The problem with putting everything on winning is two fold - with each of the above as examples of each - 
  • You have an opponent.  That opponent may have just the same attitude as you to winning.  That opponent may prepare just as well as you, may have just as many assets as you, may even do things a little bit better than you (shock / horror).  Only one team can win. (The Warriors are coached by a star of the future the rumors suggest).
  • You may not have the resources available to you that teams around you have.  Scotland probably have more available resources than Argentina (it’s debatable but that’s why I say probably) - but they have a lot less resources than many of their competitors - and - being realistic - are not going to win the World Cup - an opinion that kinda flies in the face of the opinion that if you control your actions, you win the game.
As a leader of a sports team - If and when you focus everything on making sure the team wins - the rest of the organization “may” suffer.

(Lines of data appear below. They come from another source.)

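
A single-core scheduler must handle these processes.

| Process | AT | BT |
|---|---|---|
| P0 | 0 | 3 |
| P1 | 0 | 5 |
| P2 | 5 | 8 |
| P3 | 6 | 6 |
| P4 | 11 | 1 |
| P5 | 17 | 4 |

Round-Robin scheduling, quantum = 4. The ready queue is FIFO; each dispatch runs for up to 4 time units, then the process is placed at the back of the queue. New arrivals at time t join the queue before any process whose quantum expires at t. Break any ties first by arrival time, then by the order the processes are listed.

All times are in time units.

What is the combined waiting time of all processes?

41

Gantt: | P0 0-3 | P1 3-7 | P2 7-11 | P3 11-15 | P1 15-16 | P4 16-17 | P2 17-21 | P3 21-23 | P5 23-27 |
Completion: P0=3  P1=16  P2=21  P3=23  P4=17  P5=27
Turnaround (C−A): P0=3  P1=16  P2=16  P3=17  P4=6  P5=10
Waiting = turnaround − burst: P0=0, P1=11, P2=8, P3=11, P4=5, P5=6
Total waiting = 0 + 11 + 8 + 11 + 5 + 6 = 41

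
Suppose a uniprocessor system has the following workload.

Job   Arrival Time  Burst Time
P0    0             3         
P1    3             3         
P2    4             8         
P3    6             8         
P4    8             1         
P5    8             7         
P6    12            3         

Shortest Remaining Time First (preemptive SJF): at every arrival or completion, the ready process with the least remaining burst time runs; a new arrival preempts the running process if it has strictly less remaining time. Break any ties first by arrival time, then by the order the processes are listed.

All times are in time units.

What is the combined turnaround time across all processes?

68

Schedule: | P0 0-3 | P1 3-6 | P2 6-8 | P4 8-9 | P2 9-15 | P6 15-18 | P5 18-25 | P3 25-33 |
Completion: P0=3  P1=6  P2=15  P3=33  P4=9  P5=25  P6=18
Turnaround (C−A): P0=3  P1=3  P2=11  P3=27  P4=1  P5=17  P6=6
Turnaround = completion − arrival: P0=3, P1=3, P2=11, P3=27, P4=1, P5=17, P6=6
Total turnaround = 3 + 3 + 11 + 27 + 1 + 17 + 6 = 68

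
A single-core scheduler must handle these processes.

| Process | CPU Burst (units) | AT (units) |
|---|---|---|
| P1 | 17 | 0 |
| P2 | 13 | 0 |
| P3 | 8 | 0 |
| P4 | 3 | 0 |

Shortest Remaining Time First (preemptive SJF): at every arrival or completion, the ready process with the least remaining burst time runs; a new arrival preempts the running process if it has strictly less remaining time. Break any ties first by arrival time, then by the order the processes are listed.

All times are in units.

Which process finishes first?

Schedule: | P4 0-3 | P3 3-11 | P2 11-24 | P1 24-41 |
Completion: P1=41  P2=24  P3=11  P4=3
Turnaround (C−A): P1=41  P2=24  P3=11  P4=3
Finish order: P4 → P3 → P2 → P1

P4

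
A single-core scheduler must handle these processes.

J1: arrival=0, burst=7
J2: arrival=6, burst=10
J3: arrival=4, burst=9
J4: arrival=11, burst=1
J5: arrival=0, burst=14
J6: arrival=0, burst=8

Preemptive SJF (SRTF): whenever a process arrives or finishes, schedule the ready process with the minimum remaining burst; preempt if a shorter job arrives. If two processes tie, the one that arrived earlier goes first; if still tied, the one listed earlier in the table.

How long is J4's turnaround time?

1

Timeline: | J1 0-7 | J6 7-11 | J4 11-12 | J6 12-16 | J3 16-25 | J2 25-35 | J5 35-49 |
Completion: J1=7  J2=35  J3=25  J4=12  J5=49  J6=16
Turnaround(J4) = completion − arrival = 12 − 11 = 1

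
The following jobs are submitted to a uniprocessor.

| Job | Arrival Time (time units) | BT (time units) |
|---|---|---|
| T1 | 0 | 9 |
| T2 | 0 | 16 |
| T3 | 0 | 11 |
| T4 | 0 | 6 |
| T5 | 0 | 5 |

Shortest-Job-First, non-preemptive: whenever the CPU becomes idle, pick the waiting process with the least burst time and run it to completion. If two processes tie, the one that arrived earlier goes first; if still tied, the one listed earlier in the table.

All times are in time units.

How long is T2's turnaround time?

47

Schedule: | T5 0-5 | T4 5-11 | T1 11-20 | T3 20-31 | T2 31-47 |
Completion: T1=20  T2=47  T3=31  T4=11  T5=5
Turnaround(T2) = completion − arrival = 47 − 0 = 47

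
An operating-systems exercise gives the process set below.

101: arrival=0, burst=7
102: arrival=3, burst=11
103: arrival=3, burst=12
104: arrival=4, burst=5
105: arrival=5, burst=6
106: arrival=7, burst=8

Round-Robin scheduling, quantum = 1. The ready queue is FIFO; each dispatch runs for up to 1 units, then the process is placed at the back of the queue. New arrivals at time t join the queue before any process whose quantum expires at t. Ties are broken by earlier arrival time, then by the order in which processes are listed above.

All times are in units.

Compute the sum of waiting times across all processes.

158

Schedule: | 101 0-3 | 102 3-4 | 103 4-5 | 101 5-6 | 104 6-7 | 102 7-8 | 105 8-9 | 103 9-10 | 101 10-11 | 106 11-12 | 104 12-13 | 102 13-14 | 105 14-15 | 103 15-16 | 101 16-17 | 106 17-18 | 104 18-19 | 102 19-20 | 105 20-21 | 103 21-22 | 101 22-23 | 106 23-24 | 104 24-25 | 102 25-26 | 105 26-27 | 103 27-28 | 106 28-29 | 104 29-30 | 102 30-31 | 105 31-32 | 103 32-33 | 106 33-34 | 102 34-35 | 105 35-36 | 103 36-37 | 106 37-38 | 102 38-39 | 103 39-40 | 106 40-41 | 102 41-42 | 103 42-43 | 106 43-44 | 102 44-45 | 103 45-46 | 102 46-47 | 103 47-49 |
Completion: 101=23  102=47  103=49  104=30  105=36  106=44
Turnaround (C−A): 101=23  102=44  103=46  104=26  105=31  106=37
Waiting = turnaround − burst: 101=16, 102=33, 103=34, 104=21, 105=25, 106=29
Total waiting = 16 + 33 + 34 + 21 + 25 + 29 = 158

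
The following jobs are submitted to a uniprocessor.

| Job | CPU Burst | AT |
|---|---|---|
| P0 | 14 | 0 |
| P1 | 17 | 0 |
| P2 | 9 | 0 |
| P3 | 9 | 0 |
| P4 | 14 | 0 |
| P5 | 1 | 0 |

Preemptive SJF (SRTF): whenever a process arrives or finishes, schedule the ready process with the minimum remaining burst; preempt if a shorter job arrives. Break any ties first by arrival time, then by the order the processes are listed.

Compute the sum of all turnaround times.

174

Gantt: | P5 0-1 | P2 1-10 | P3 10-19 | P0 19-33 | P4 33-47 | P1 47-64 |
Completion: P0=33  P1=64  P2=10  P3=19  P4=47  P5=1
Turnaround = completion − arrival: P0=33, P1=64, P2=10, P3=19, P4=47, P5=1
Total turnaround = 33 + 64 + 10 + 19 + 47 + 1 = 174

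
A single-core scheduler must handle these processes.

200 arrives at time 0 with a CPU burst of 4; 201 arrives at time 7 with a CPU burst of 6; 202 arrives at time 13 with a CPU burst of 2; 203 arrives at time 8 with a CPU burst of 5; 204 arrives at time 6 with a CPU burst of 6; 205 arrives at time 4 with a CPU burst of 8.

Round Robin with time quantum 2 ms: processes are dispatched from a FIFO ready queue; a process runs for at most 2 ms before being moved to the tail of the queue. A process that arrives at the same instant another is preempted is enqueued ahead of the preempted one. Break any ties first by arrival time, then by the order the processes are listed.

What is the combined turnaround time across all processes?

Gantt: | 200 0-4 | 205 4-6 | 204 6-8 | 205 8-10 | 201 10-12 | 203 12-14 | 204 14-16 | 205 16-18 | 201 18-20 | 202 20-22 | 203 22-24 | 204 24-26 | 205 26-28 | 201 28-30 | 203 30-31 |
Completion: 200=4  201=30  202=22  203=31  204=26  205=28
Turnaround = completion − arrival: 200=4, 201=23, 202=9, 203=23, 204=20, 205=24
Total turnaround = 4 + 23 + 9 + 23 + 20 + 24 = 103

103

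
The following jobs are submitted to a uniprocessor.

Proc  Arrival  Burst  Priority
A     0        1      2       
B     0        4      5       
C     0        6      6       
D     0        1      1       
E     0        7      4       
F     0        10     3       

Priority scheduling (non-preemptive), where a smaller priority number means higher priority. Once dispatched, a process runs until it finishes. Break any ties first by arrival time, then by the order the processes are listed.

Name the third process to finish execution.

Gantt: | D 0-1 | A 1-2 | F 2-12 | E 12-19 | B 19-23 | C 23-29 |
Completion: A=2  B=23  C=29  D=1  E=19  F=12
Finish order: D → A → F → E → B → C

F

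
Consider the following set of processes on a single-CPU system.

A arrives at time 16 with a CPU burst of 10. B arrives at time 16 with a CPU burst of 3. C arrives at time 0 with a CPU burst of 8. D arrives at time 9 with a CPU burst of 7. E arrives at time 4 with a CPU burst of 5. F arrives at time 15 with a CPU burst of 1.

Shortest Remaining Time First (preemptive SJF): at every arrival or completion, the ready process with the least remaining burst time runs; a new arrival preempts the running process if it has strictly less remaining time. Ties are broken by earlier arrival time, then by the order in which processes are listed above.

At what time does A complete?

34

Timeline: | C 0-8 | E 8-13 | D 13-15 | F 15-16 | B 16-19 | D 19-24 | A 24-34 |
Completion: A=34  B=19  C=8  D=24  E=13  F=16
Turnaround (C−A): A=18  B=3  C=8  D=15  E=9  F=1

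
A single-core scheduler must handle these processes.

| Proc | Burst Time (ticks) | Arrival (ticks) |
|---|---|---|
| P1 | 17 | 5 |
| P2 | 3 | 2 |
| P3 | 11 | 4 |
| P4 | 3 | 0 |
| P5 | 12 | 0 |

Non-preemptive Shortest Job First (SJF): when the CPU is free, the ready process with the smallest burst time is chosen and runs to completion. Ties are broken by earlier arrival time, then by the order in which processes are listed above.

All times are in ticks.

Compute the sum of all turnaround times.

90

Timeline: | P4 0-3 | P2 3-6 | P3 6-17 | P5 17-29 | P1 29-46 |
Completion: P1=46  P2=6  P3=17  P4=3  P5=29
Turnaround (C−A): P1=41  P2=4  P3=13  P4=3  P5=29
Turnaround = completion − arrival: P1=41, P2=4, P3=13, P4=3, P5=29
Total turnaround = 41 + 4 + 13 + 3 + 29 = 90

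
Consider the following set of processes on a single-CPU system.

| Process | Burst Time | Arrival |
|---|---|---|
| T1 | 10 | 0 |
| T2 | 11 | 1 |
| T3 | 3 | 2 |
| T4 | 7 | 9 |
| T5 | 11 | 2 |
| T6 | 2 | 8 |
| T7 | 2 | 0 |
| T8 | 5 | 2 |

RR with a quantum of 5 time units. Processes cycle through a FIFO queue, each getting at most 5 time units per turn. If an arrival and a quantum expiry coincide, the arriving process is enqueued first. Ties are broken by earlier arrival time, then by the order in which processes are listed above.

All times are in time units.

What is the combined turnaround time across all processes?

235

Gantt: | T1 0-5 | T7 5-7 | T2 7-12 | T3 12-15 | T5 15-20 | T8 20-25 | T1 25-30 | T6 30-32 | T4 32-37 | T2 37-42 | T5 42-47 | T4 47-49 | T2 49-50 | T5 50-51 |
Completion: T1=30  T2=50  T3=15  T4=49  T5=51  T6=32  T7=7  T8=25
Turnaround (C−A): T1=30  T2=49  T3=13  T4=40  T5=49  T6=24  T7=7  T8=23
Turnaround = completion − arrival: T1=30, T2=49, T3=13, T4=40, T5=49, T6=24, T7=7, T8=23
Total turnaround = 30 + 49 + 13 + 40 + 49 + 24 + 7 + 23 = 235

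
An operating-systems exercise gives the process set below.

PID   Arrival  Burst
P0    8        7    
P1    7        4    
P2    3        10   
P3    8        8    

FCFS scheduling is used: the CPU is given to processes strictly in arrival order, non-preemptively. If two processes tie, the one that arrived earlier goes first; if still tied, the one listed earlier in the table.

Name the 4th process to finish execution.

P3

Gantt: | idle 0-3 | P2 3-13 | P1 13-17 | P0 17-24 | P3 24-32 |
Completion: P0=24  P1=17  P2=13  P3=32
Turnaround (C−A): P0=16  P1=10  P2=10  P3=24
Finish order: P2 → P1 → P0 → P3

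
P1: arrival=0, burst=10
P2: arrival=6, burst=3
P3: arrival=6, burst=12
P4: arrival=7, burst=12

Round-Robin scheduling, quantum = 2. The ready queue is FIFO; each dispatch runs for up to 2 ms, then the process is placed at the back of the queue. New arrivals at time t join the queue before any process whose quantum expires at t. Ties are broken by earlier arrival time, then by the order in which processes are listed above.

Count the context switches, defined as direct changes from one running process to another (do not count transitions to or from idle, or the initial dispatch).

Schedule: | P1 0-6 | P2 6-8 | P3 8-10 | P1 10-12 | P4 12-14 | P2 14-15 | P3 15-17 | P1 17-19 | P4 19-21 | P3 21-23 | P4 23-25 | P3 25-27 | P4 27-29 | P3 29-31 | P4 31-33 | P3 33-35 | P4 35-37 |
Completion: P1=19  P2=15  P3=35  P4=37

16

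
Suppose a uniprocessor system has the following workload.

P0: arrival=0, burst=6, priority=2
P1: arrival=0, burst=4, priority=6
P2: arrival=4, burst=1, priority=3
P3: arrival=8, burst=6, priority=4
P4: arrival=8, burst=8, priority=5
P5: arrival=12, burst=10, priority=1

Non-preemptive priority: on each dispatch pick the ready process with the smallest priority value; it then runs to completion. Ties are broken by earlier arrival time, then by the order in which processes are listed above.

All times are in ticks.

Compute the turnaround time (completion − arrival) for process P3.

Timeline: | P0 0-6 | P2 6-7 | P1 7-11 | P3 11-17 | P5 17-27 | P4 27-35 |
Completion: P0=6  P1=11  P2=7  P3=17  P4=35  P5=27
Turnaround (C−A): P0=6  P1=11  P2=3  P3=9  P4=27  P5=15
Turnaround(P3) = completion − arrival = 17 − 8 = 9

9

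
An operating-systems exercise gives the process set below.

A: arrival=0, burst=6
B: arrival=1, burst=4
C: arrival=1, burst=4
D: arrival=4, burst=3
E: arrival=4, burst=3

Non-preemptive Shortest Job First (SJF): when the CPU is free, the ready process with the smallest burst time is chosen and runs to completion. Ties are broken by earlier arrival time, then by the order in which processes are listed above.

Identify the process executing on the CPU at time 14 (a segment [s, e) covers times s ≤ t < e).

Timeline: | A 0-6 | D 6-9 | E 9-12 | B 12-16 | C 16-20 |
Completion: A=6  B=16  C=20  D=9  E=12

B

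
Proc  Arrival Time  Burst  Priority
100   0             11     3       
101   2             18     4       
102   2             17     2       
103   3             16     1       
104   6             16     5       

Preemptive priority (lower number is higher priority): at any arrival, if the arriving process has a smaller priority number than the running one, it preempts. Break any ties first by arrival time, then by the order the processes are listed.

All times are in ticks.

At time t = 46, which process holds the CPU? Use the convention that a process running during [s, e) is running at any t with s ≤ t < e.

101

Timeline: | 100 0-2 | 102 2-3 | 103 3-19 | 102 19-35 | 100 35-44 | 101 44-62 | 104 62-78 |
Completion: 100=44  101=62  102=35  103=19  104=78
Turnaround (C−A): 100=44  101=60  102=33  103=16  104=72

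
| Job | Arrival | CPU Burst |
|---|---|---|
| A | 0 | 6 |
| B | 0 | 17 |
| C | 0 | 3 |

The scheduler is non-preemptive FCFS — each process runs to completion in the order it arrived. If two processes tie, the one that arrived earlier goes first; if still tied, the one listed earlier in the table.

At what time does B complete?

23

Timeline: | A 0-6 | B 6-23 | C 23-26 |
Completion: A=6  B=23  C=26
Turnaround (C−A): A=6  B=23  C=26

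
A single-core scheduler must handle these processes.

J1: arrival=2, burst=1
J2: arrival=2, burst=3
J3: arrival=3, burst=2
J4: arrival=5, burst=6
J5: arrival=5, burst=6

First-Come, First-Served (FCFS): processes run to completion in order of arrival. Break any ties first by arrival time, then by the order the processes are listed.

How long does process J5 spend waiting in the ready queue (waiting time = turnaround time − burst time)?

Gantt: | idle 0-2 | J1 2-3 | J2 3-6 | J3 6-8 | J4 8-14 | J5 14-20 |
Completion: J1=3  J2=6  J3=8  J4=14  J5=20
Waiting(J5) = turnaround − burst = 15 − 6 = 9

9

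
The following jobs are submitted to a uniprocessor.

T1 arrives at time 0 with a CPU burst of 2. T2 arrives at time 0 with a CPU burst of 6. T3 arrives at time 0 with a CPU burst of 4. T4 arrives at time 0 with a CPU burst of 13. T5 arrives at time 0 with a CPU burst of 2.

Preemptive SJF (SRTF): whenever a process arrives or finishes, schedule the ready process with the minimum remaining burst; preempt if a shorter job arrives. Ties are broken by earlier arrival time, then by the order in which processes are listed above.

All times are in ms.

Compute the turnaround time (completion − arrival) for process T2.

Gantt: | T1 0-2 | T5 2-4 | T3 4-8 | T2 8-14 | T4 14-27 |
Completion: T1=2  T2=14  T3=8  T4=27  T5=4
Turnaround(T2) = completion − arrival = 14 − 0 = 14

14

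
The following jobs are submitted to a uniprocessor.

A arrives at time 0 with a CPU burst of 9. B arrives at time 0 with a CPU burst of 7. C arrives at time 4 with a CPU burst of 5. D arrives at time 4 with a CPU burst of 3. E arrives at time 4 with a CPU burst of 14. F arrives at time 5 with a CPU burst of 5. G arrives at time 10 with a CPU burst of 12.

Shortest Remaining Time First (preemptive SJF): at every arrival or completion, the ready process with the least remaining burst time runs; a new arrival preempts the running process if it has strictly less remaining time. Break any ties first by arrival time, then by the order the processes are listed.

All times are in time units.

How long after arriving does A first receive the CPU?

Gantt: | B 0-7 | D 7-10 | C 10-15 | F 15-20 | A 20-29 | G 29-41 | E 41-55 |
Completion: A=29  B=7  C=15  D=10  E=55  F=20  G=41
Turnaround (C−A): A=29  B=7  C=11  D=6  E=51  F=15  G=31
Response(A) = first start − arrival = 20 − 0 = 20

20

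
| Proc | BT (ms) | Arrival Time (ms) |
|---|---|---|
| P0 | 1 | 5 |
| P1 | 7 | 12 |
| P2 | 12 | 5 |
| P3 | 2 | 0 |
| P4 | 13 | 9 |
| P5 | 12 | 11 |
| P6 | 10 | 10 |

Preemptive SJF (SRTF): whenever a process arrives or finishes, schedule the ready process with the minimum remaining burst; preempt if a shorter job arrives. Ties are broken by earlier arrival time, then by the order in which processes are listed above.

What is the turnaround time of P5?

36

Schedule: | P3 0-2 | idle 2-5 | P0 5-6 | P2 6-18 | P1 18-25 | P6 25-35 | P5 35-47 | P4 47-60 |
Completion: P0=6  P1=25  P2=18  P3=2  P4=60  P5=47  P6=35
Turnaround(P5) = completion − arrival = 47 − 11 = 36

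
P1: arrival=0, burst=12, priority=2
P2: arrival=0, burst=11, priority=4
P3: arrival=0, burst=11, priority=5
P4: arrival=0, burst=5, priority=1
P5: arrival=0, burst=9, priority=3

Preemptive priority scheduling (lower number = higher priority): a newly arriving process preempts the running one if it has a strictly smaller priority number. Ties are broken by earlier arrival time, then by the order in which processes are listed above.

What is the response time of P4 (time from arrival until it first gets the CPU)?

0

Gantt: | P4 0-5 | P1 5-17 | P5 17-26 | P2 26-37 | P3 37-48 |
Completion: P1=17  P2=37  P3=48  P4=5  P5=26
Turnaround (C−A): P1=17  P2=37  P3=48  P4=5  P5=26
Response(P4) = first start − arrival = 0 − 0 = 0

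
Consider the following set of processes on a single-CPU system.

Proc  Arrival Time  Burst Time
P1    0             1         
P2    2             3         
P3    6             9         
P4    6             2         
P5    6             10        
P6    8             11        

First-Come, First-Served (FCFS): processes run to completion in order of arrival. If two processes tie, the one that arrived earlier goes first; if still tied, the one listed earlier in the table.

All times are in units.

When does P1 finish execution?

Gantt: | P1 0-1 | idle 1-2 | P2 2-5 | idle 5-6 | P3 6-15 | P4 15-17 | P5 17-27 | P6 27-38 |
Completion: P1=1  P2=5  P3=15  P4=17  P5=27  P6=38
Turnaround (C−A): P1=1  P2=3  P3=9  P4=11  P5=21  P6=30

1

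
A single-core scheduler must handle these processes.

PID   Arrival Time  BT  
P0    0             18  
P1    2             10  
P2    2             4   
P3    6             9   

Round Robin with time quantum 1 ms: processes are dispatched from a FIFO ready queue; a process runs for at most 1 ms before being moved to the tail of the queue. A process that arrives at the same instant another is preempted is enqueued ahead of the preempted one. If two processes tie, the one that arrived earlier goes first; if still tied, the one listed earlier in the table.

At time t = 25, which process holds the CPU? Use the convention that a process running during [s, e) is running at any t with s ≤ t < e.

P3

Schedule: | P0 0-2 | P1 2-3 | P2 3-4 | P0 4-5 | P1 5-6 | P2 6-7 | P0 7-8 | P3 8-9 | P1 9-10 | P2 10-11 | P0 11-12 | P3 12-13 | P1 13-14 | P2 14-15 | P0 15-16 | P3 16-17 | P1 17-18 | P0 18-19 | P3 19-20 | P1 20-21 | P0 21-22 | P3 22-23 | P1 23-24 | P0 24-25 | P3 25-26 | P1 26-27 | P0 27-28 | P3 28-29 | P1 29-30 | P0 30-31 | P3 31-32 | P1 32-33 | P0 33-34 | P3 34-35 | P0 35-41 |
Completion: P0=41  P1=33  P2=15  P3=35
Turnaround (C−A): P0=41  P1=31  P2=13  P3=29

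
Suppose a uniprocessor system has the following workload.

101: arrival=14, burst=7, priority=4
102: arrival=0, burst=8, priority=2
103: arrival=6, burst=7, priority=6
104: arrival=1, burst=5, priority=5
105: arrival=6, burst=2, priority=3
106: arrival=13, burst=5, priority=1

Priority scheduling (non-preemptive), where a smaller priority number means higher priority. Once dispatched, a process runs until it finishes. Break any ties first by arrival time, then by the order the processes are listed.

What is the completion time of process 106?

20

Schedule: | 102 0-8 | 105 8-10 | 104 10-15 | 106 15-20 | 101 20-27 | 103 27-34 |
Completion: 101=27  102=8  103=34  104=15  105=10  106=20
Turnaround (C−A): 101=13  102=8  103=28  104=14  105=4  106=7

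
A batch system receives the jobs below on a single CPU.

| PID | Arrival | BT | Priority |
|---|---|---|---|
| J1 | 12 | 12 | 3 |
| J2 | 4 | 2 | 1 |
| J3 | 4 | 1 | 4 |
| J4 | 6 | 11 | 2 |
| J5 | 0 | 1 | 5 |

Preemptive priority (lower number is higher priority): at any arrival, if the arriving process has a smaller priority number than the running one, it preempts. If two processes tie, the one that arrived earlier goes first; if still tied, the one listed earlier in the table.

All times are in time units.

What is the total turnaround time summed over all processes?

Timeline: | J5 0-1 | idle 1-4 | J2 4-6 | J4 6-17 | J1 17-29 | J3 29-30 |
Completion: J1=29  J2=6  J3=30  J4=17  J5=1
Turnaround = completion − arrival: J1=17, J2=2, J3=26, J4=11, J5=1
Total turnaround = 17 + 2 + 26 + 11 + 1 = 57

57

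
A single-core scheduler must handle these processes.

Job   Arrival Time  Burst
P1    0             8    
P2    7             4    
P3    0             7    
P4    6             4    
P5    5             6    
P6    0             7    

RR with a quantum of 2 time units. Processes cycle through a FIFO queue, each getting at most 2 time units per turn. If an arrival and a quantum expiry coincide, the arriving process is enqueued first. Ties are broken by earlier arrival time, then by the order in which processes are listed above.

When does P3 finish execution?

33

Timeline: | P1 0-2 | P3 2-4 | P6 4-6 | P1 6-8 | P3 8-10 | P5 10-12 | P4 12-14 | P6 14-16 | P2 16-18 | P1 18-20 | P3 20-22 | P5 22-24 | P4 24-26 | P6 26-28 | P2 28-30 | P1 30-32 | P3 32-33 | P5 33-35 | P6 35-36 |
Completion: P1=32  P2=30  P3=33  P4=26  P5=35  P6=36
Turnaround (C−A): P1=32  P2=23  P3=33  P4=20  P5=30  P6=36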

  • You over stretch resources to provide everything that the team needs.
  • You take resources from other equally worthy causes - meaning that their progress is constrained, damaged, broken.
  • You portray the wrong image to the rest of the organization - who may have jobs that they view as important - but ‘it seems like you don’t’.
  • Seeing above - failure may well be right around the corner.
  • And most importantly - a dedication to ‘winning’ (thanks Charlie Sheen) at all costs - means you cannot focus your club/team/organization on what really matters - 
    • Progress - success for the organization means year on year improvement, it means getting better.  If you don’t win (when you have to) - progress can be severely impacted.
    • Delivering an Impact - this is on your staff, on your community, on your supporters, on culture.  No matter the results (even if you lose every game) - you have the ability in sports to make a positive impact on the world - and as a leader this should be part of your brief.
Of course winning is important, and have no doubt I love to win, and I recognize that a win will be better for your organization (as a whole) than a loss (though there are some studies that indicate a close/exciting loss delivers more benefits than a huge/boring win - but that’s for another day) - so don’t doubt the desire to win.
But - for me at least - there is more to sport than the win, and when you set out to lead your club - remember that.
And PS - it wasn’t Vince Lombardi who penned the quote at the top of the page - it was a Bruins football coach almost 10 years earlier.